Vous n’avez donc pas envie de vous spécialiser dans le genre ?Quand j’étais ado, j’ai beaucoup regardé de films d’horreur. Beaucoup. J’en consommais à longueur de temps. Tous les Wes Craven, Carpenter, en même temps des films totalement dégénérés datant des années 70. Je les aimais comme cinéphile mais lorsque j’ai eu envie de devenir réalisateur, je n’ai jamais eu l’intention de réaliser des films d’horreur. Jamais. A l’époque, j’avais des prétentions. Je voulais faire des films comme ceux d’Antonioni, Godard. Avec le recul, je me rends compte que le film d’horreur est un excellent tremplin pour savoir ce que vous voulez faire par la suite. L’horreur permet de partir en vrille très rapidement, et les fans du genre acceptent le fait que l’on parte en vrille et que l’on s’amuse avec les personnages. Beaucoup de cinéastes qui n’ont rien à voir avec le genre ont commencé en faisant des films d’horreur. C’est aussi ça qui m’a stimulé.

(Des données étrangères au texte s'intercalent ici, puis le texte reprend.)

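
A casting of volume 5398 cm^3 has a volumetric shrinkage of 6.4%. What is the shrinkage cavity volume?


Formula: V_shrink = V_casting * shrinkage_pct / 100
V_shrink = 5398 cm^3 * 6.4 / 100 = 345.4720 cm^3

Final answer: 345.4720 cm^3


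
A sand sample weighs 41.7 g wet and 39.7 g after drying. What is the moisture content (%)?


Formula: MC = (W_wet - W_dry) / W_wet * 100
Water mass = 41.7 - 39.7 = 2.0 g
MC = 2.0 / 41.7 * 100 = 4.7962%


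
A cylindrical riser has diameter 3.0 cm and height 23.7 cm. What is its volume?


Formula: V = pi * (D/2)^2 * H  (cylinder volume)
Radius = D/2 = 3.0/2 = 1.5 cm
V = pi * 1.5^2 * 23.7 = 167.5254 cm^3


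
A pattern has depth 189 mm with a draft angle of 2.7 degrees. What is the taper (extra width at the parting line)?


Formula: taper = depth * tan(draft_angle)
tan(2.7 deg) = 0.0471588
taper = 189 mm * 0.0471588 = 8.9130 mm


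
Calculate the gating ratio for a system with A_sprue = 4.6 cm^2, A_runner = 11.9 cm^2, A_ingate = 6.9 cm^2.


Sprue:Runner:Ingate = 1 : 11.9/4.6 : 6.9/4.6 = 1:2.59:1.50

Final answer: 1:2.59:1.50


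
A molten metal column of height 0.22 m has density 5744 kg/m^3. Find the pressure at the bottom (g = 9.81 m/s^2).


Formula: P = rho * g * h
rho * g = 5744 * 9.81 = 56348.64 N/m^3
P = 56348.64 * 0.22 = 12396.7008 Pa


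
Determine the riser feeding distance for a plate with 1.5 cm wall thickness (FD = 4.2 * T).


Formula: FD = 4.2 * T  (riser feeding-distance rule)
FD = 4.2 * 1.5 cm = 6.3000 cm

Answer: 6.3000 cm


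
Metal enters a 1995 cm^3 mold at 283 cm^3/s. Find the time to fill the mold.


Formula: t_fill = V_mold / Q_flow
t = 1995 cm^3 / 283 cm^3/s = 7.0495 s

7.0495 s


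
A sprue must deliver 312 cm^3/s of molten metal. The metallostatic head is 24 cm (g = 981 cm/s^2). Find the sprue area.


Formula: v = sqrt(2*g*h), A = Q/v
Velocity: v = sqrt(2 * 981 * 24) = sqrt(47088) = 216.9977 cm/s
Sprue area: A = Q / v = 312 / 216.9977 = 1.4378 cm^2


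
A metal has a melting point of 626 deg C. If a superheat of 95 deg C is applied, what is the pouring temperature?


Formula: T_pour = T_melt + Superheat
T_pour = 626 + 95 = 721 deg C

Answer: 721 deg C


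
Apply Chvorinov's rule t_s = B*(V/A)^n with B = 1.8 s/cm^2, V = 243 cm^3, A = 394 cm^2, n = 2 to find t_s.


Formula: t_s = B * (V/A)^n  (Chvorinov's rule, n=2)
Modulus M = V/A = 243/394 = 0.616751 cm
M^2 = 0.616751^2 = 0.380382 cm^2
t_s = 1.8 * 0.380382 = 0.6847 s

0.6847 s


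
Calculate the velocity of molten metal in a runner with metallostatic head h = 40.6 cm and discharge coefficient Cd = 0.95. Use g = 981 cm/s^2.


Formula: v = Cd * sqrt(2 * g * h)  (Torricelli with discharge coefficient)
2*g*h = 2 * 981 * 40.6 = 79657.2 cm^2/s^2
sqrt(79657.2) = 282.23607 cm/s
v = 0.95 * 282.23607 = 268.1243 cm/s

268.1243 cm/s


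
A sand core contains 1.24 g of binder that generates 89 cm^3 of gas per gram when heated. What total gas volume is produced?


Formula: V_gas = W_binder * gas_evolution_rate
V = 1.24 g * 89 cm^3/g = 110.3600 cm^3

110.3600 cm^3


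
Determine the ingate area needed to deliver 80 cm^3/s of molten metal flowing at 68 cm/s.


Formula: A_ingate = Q / v  (continuity equation)
A = 80 cm^3/s / 68 cm/s = 1.1765 cm^2

1.1765 cm^2


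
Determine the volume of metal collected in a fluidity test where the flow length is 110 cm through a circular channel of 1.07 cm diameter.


Formula: V = pi * (d/2)^2 * L  (cylinder volume)
Radius = 1.07/2 = 0.535 cm
V = pi * 0.535^2 * 110 = 98.9123 cm^3

Answer: 98.9123 cm^3


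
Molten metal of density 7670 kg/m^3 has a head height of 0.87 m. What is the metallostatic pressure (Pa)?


Formula: P = rho * g * h
rho * g = 7670 * 9.81 = 75242.7 N/m^3
P = 75242.7 * 0.87 = 65461.1490 Pa

Final answer: 65461.1490 Pa


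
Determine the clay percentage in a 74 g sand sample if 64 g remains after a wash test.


Formula: Clay% = (W_total - W_washed) / W_total * 100
Clay mass = 74 - 64 = 10 g
Clay% = 10 / 74 * 100 = 13.5135%

Answer: 13.5135%


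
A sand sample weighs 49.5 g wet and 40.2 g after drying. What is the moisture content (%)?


Formula: MC = (W_wet - W_dry) / W_wet * 100
Water mass = 49.5 - 40.2 = 9.3 g
MC = 9.3 / 49.5 * 100 = 18.7879%

Answer: 18.7879%


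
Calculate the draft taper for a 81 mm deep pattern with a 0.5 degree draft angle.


Formula: taper = depth * tan(draft_angle)
tan(0.5 deg) = 0.0087269
taper = 81 mm * 0.0087269 = 0.7069 mm


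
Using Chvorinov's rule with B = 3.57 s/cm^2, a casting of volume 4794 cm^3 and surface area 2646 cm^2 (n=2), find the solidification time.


Formula: t_s = B * (V/A)^n  (Chvorinov's rule, n=2)
Modulus M = V/A = 4794/2646 = 1.811791 cm
M^2 = 1.811791^2 = 3.282587 cm^2
t_s = 3.57 * 3.282587 = 11.7188 s

Final answer: 11.7188 s


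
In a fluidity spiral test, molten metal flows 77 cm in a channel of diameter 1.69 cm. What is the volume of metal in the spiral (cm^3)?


Formula: V = pi * (d/2)^2 * L  (cylinder volume)
Radius = 1.69/2 = 0.845 cm
V = pi * 0.845^2 * 77 = 172.7245 cm^3

172.7245 cm^3


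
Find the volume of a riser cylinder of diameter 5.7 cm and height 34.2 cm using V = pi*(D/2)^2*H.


Formula: V = pi * (D/2)^2 * H  (cylinder volume)
Radius = D/2 = 5.7/2 = 2.85 cm
V = pi * 2.85^2 * 34.2 = 872.7015 cm^3


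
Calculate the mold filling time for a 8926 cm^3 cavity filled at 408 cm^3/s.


Formula: t_fill = V_mold / Q_flow
t = 8926 cm^3 / 408 cm^3/s = 21.8775 s

Final answer: 21.8775 s


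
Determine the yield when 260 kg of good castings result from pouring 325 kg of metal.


Formula: Casting Yield = (W_good / W_total) * 100
Yield = (260 kg / 325 kg) * 100 = 80.0000%

Answer: 80.0000%


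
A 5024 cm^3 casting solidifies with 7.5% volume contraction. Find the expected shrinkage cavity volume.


Formula: V_shrink = V_casting * shrinkage_pct / 100
V_shrink = 5024 cm^3 * 7.5 / 100 = 376.8000 cm^3

376.8000 cm^3


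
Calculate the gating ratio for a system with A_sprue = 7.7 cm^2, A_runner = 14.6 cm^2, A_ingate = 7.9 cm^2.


Sprue:Runner:Ingate = 1 : 14.6/7.7 : 7.9/7.7 = 1:1.90:1.03

Answer: 1:1.90:1.03


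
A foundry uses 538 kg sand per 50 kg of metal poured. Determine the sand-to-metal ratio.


Formula: Sand-to-Metal Ratio = W_sand / W_metal
Ratio = 538 kg / 50 kg = 10.7600

Answer: 10.7600


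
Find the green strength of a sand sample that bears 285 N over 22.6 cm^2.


Formula: Compressive Strength = Force / Area
Strength = 285 N / 22.6 cm^2 = 12.6106 N/cm^2

Answer: 12.6106 N/cm^2


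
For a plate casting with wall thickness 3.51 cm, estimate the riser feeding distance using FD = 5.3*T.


Formula: FD = 5.3 * T  (riser feeding-distance rule)
FD = 5.3 * 3.51 cm = 18.6030 cm


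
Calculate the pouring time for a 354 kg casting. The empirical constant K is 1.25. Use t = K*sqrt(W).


Formula: t = K * sqrt(W)
sqrt(W) = sqrt(354) = 18.81489
t = 1.25 * 18.81489 = 23.5186 s

23.5186 s


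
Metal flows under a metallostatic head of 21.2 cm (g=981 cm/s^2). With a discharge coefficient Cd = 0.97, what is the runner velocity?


Formula: v = Cd * sqrt(2 * g * h)  (Torricelli with discharge coefficient)
2*g*h = 2 * 981 * 21.2 = 41594.4 cm^2/s^2
sqrt(41594.4) = 203.94705 cm/s
v = 0.97 * 203.94705 = 197.8286 cm/s

197.8286 cm/s


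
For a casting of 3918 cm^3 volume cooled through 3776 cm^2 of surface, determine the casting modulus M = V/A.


Formula: Casting Modulus M = V / A
M = 3918 cm^3 / 3776 cm^2 = 1.0376 cm

Answer: 1.0376 cm


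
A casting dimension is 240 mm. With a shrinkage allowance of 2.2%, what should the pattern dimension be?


Formula: L_pattern = L_casting * (1 + shrinkage_rate/100)
Shrinkage factor = 1 + 2.2/100 = 1.022
L_pattern = 240 mm * 1.022 = 245.2800 mm

245.2800 mm


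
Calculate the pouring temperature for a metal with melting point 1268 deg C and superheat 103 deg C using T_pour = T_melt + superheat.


Formula: T_pour = T_melt + Superheat
T_pour = 1268 + 103 = 1371 deg C

1371 deg C


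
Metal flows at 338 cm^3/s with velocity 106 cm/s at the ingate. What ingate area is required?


Formula: A_ingate = Q / v  (continuity equation)
A = 338 cm^3/s / 106 cm/s = 3.1887 cm^2

3.1887 cm^2


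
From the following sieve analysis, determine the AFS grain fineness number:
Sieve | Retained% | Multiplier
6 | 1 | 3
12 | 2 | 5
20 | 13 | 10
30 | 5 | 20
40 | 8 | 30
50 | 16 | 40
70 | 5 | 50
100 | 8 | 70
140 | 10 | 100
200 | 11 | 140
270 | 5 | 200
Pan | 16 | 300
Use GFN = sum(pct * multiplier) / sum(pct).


Formula: GFN = sum(pct * multiplier) / sum(pct)
sum(pct * multiplier) = 10273
sum(pct) = 100
GFN = 10273 / 100 = 102.73


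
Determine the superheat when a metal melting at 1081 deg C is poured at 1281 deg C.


Formula: Superheat = T_pour - T_melt
Superheat = 1281 - 1081 = 200 deg C

Answer: 200 deg C


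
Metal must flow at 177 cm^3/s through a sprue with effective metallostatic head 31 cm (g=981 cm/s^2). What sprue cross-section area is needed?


Formula: v = sqrt(2*g*h), A = Q/v
Velocity: v = sqrt(2 * 981 * 31) = sqrt(60822) = 246.6212 cm/s
Sprue area: A = Q / v = 177 / 246.6212 = 0.7177 cm^2


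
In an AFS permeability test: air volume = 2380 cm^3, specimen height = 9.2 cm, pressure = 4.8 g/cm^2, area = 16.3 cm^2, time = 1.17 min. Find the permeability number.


Formula: Permeability Number P = (V * H) / (p * A * t)
Numerator: V * H = 2380 * 9.2 = 21896.0
Denominator: p * A * t = 4.8 * 16.3 * 1.17 = 91.5408
P = 21896.0 / 91.5408 = 239.1939

Answer: 239.1939


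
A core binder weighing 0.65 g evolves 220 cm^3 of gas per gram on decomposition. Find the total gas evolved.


Formula: V_gas = W_binder * gas_evolution_rate
V = 0.65 g * 220 cm^3/g = 143.0000 cm^3

Answer: 143.0000 cm^3


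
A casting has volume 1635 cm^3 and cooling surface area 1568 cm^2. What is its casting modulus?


Formula: Casting Modulus M = V / A
M = 1635 cm^3 / 1568 cm^2 = 1.0427 cm

1.0427 cm


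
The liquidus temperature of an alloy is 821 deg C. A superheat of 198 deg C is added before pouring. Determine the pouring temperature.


Formula: T_pour = T_melt + Superheat
T_pour = 821 + 198 = 1019 deg C

Answer: 1019 deg C


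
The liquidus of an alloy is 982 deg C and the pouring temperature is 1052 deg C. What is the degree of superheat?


Formula: Superheat = T_pour - T_melt
Superheat = 1052 - 982 = 70 deg C

Final answer: 70 deg C


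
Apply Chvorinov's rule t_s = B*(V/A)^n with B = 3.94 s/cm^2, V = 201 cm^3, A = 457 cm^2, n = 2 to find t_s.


Formula: t_s = B * (V/A)^n  (Chvorinov's rule, n=2)
Modulus M = V/A = 201/457 = 0.439825 cm
M^2 = 0.439825^2 = 0.193446 cm^2
t_s = 3.94 * 0.193446 = 0.7622 s

Answer: 0.7622 s


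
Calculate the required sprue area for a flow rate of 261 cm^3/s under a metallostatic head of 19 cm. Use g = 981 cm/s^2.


Formula: v = sqrt(2*g*h), A = Q/v
Velocity: v = sqrt(2 * 981 * 19) = sqrt(37278) = 193.0751 cm/s
Sprue area: A = Q / v = 261 / 193.0751 = 1.3518 cm^2


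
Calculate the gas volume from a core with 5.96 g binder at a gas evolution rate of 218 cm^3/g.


Formula: V_gas = W_binder * gas_evolution_rate
V = 5.96 g * 218 cm^3/g = 1299.2800 cm^3

Answer: 1299.2800 cm^3


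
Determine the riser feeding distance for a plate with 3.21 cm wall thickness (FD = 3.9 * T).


Formula: FD = 3.9 * T  (riser feeding-distance rule)
FD = 3.9 * 3.21 cm = 12.5190 cm

Answer: 12.5190 cm


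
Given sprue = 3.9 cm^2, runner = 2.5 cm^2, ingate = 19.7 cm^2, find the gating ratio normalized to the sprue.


Sprue:Runner:Ingate = 1 : 2.5/3.9 : 19.7/3.9 = 1:0.64:5.05

Final answer: 1:0.64:5.05


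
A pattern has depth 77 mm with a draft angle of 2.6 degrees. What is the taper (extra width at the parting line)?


Formula: taper = depth * tan(draft_angle)
tan(2.6 deg) = 0.0454097
taper = 77 mm * 0.0454097 = 3.4965 mm

3.4965 mm


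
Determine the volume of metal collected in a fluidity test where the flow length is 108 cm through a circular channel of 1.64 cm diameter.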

Faut-il résumer Mandy Lane à un genre ?Tous les garçons aiment Mandy Lane devait n’être en apparence qu’un teenage movie qui n’utilise pas les clichés du genre. Je ne parle même pas de ce qui correspond aux codes du film de genre, juste aux « films de bahut ». Avec ce film, j’avais juste envie de montrer un état de mort lente que l’on peut ressentir lorsqu’on est au lycée. Là-dessus, les codes du slasher devenaient une sorte de métaphore pour définir la manière dont les uns et les autres allaient se zigouiller entre eux. La pression de grandir, la découverte de la sexualité, la manière dont ceux qui ne rentrent pas dans un moule sont considérés, la tentation des vices.
Finalement, est-ce qu'il y a un lien entre Stéphanie dans Wackness et Mandy Lane ?Je m’en suis rendu compte mais c’est totalement inconscient. Quand on réalise, on n’a pas nécessairement conscience de tout ce que l’on produit ou même la sensation de se répéter. Mandy Lane est bien plus démoniaque que Stéphanie même si elle brise le cœur d’un mec. En comparaison, elle est plus nuancée alors que je ne pouvais pas nuancer le personnage de Mandy Lane parce que j’avais besoin de conserver le secret sur sa vraie identité. Et pour appuyer cette nuance, j’ai vraiment dû compter sur Olivia Thirlby.